US refuses to rush on climate change

‘REASONABLE’:The US, which chaired the Arctic Council meeting, emphasized the improvement of Arctic living conditions, Arctic Ocean stewardship and climate change


Arctic nations have renewed calls for the world to address climate warming, but US Secretary of State Rex Tillerson says the US will not rush to make a decision on its policies.

Tillerson spoke on Thursday in Fairbanks, Alaska, at a meeting of the Arctic Council, an advisory group made up of the eight Arctic nations and indigenous groups.

The council adopted a nine-page Fairbanks Declaration 2017 that said the Arctic is warming at more than twice the rate of the global average. It also noted the importance of reducing soot and methane emissions and said climate change is the most serious threat to Arctic biodiversity.

Tillerson signed the document, but said in his opening remarks that the US is reviewing several important policies, including how the US President Donald Trump administration would approach the issue of climate change.

“We are appreciative that each of you has an important point of view, and you should know that we are taking the time to understand your concerns,” Tillerson told other representatives on the council. “We’re not going to rush to make a decision. We’re going to work to make the right decision for the United States.”

The Arctic Council will continue to be an important platform as the Trump administration deliberates, he added.

Trump has said little about Arctic policy, but has taken steps to put US Arctic Ocean waters back in play for petroleum drilling.

The Arctic Council’s goals are sustainable development and environmental protection of the Arctic. It does not make policy or allocate resources, and its decisions must be unanimous. The US, an Arctic nation because of its state of Alaska, is joined on the council by Canada, Russia, Denmark, Finland, Iceland, Norway and Sweden.

Swedish Minister of Foreign Affairs Margot Wallstrom said she walked away from a private conversation with Tillerson hopeful of the US’ intent in the region.

“He said, well, you know, we ought to first establish our climate policy and then decide on the Paris Agreement and how it relates,” Wallstrom said. “And I think that sounds reasonable to do so.”

The worst-case scenario feared by some was that Tillerson would use this gathering to announce that the US would withdraw from the Paris Agreement.

“Then that did not happen, and I think that bodes well for the future,” Wallstrom said. “I believe that we will see a continued American engagement and commitment to the Arctic.”
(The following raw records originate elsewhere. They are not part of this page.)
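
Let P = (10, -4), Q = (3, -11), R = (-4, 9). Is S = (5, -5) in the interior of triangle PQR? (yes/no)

yes

Barycentric coordinates of S: (82/189, 79/189, 4/27).
The three coordinates are positive, positive, positive; a point is interior exactly when all three are positive.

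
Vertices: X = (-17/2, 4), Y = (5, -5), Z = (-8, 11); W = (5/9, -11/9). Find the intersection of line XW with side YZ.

(22/7, -19/7)

Barycentric coordinates of W with respect to XYZ: (2/9, 2/3, 1/9).
On side YZ the X-coordinate is zero; dropping W's X-weight 2/9 and renormalizing the remaining 2/3 : 1/9 gives weights 6/7, 1/7 on Y, Z.
V = (6/7)·(5, -5) + (1/7)·(-8, 11) = (22/7, -19/7).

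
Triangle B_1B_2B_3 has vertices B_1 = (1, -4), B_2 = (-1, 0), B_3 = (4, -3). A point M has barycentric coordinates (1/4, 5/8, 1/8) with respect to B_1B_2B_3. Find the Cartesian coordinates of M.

(1/8, -11/8)

M = (1/4)·B_1 + (5/8)·B_2 + (1/8)·B_3.
x-coordinate: (1/4)·1 + (5/8)·(-1) + (1/8)·4 = 1/8.
y-coordinate: (1/4)·(-4) + (5/8)·0 + (1/8)·(-3) = -11/8.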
The US, which has chaired the council for the past two years, highlighted three areas: improved living conditions and economies for those living in the Arctic, stewardship of the Arctic Ocean and climate change.
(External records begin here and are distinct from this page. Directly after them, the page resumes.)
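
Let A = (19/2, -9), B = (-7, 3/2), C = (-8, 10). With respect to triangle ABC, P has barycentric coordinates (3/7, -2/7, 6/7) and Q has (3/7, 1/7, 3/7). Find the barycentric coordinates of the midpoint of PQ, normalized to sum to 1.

Since both coordinate triples sum to 1, the midpoint's barycentrics are the componentwise average.
(3/7+3/7)/2 = 3/7; similarly -1/14 and 9/14.

(3/7, -1/14, 9/14)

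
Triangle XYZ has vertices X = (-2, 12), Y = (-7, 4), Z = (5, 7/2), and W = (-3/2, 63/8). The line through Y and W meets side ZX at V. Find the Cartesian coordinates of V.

(1/3, 55/6)

Barycentric coordinates of W with respect to XYZ: (1/2, 1/4, 1/4).
On side ZX the Y-coordinate is zero; dropping W's Y-weight 1/4 and renormalizing the remaining 1/4 : 1/2 gives weights 1/3, 2/3 on Z, X.
V = (1/3)·(5, 7/2) + (2/3)·(-2, 12) = (1/3, 55/6).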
US Deputy Assistant Secretary of State for Oceans and Fisheries David Balton said other accomplishments included an agreement for scientific cooperation, an assessment of improvements needed for better telecommunications and implementation of a database of ships passing through the Arctic.

Tillerson at the close of the meeting turned the gavel to Timo Soini, Minister of Foreign Affairs for Finland, which is to take over chairmanship until 2019.
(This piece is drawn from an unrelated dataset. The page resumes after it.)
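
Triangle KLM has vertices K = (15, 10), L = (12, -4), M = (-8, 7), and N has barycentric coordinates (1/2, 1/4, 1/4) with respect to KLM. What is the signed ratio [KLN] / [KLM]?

1/4

The signed ratio [KLN]/[KLM] equals the barycentric coordinate of N at vertex M, which is 1/4.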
Soini said Arctic resources and transportation routes might attract interest.

“We should make sure that all human activity is sustainable, increasing opportunities to benefit the people who already live in the Arctic region and certainly also the indigenous communities,” he said, adding that two broad frameworks should be taken into account in all Arctic Council activities: climate change — especially the Paris Climate Agreement — and sustainable development goals that the UN adopted two years ago.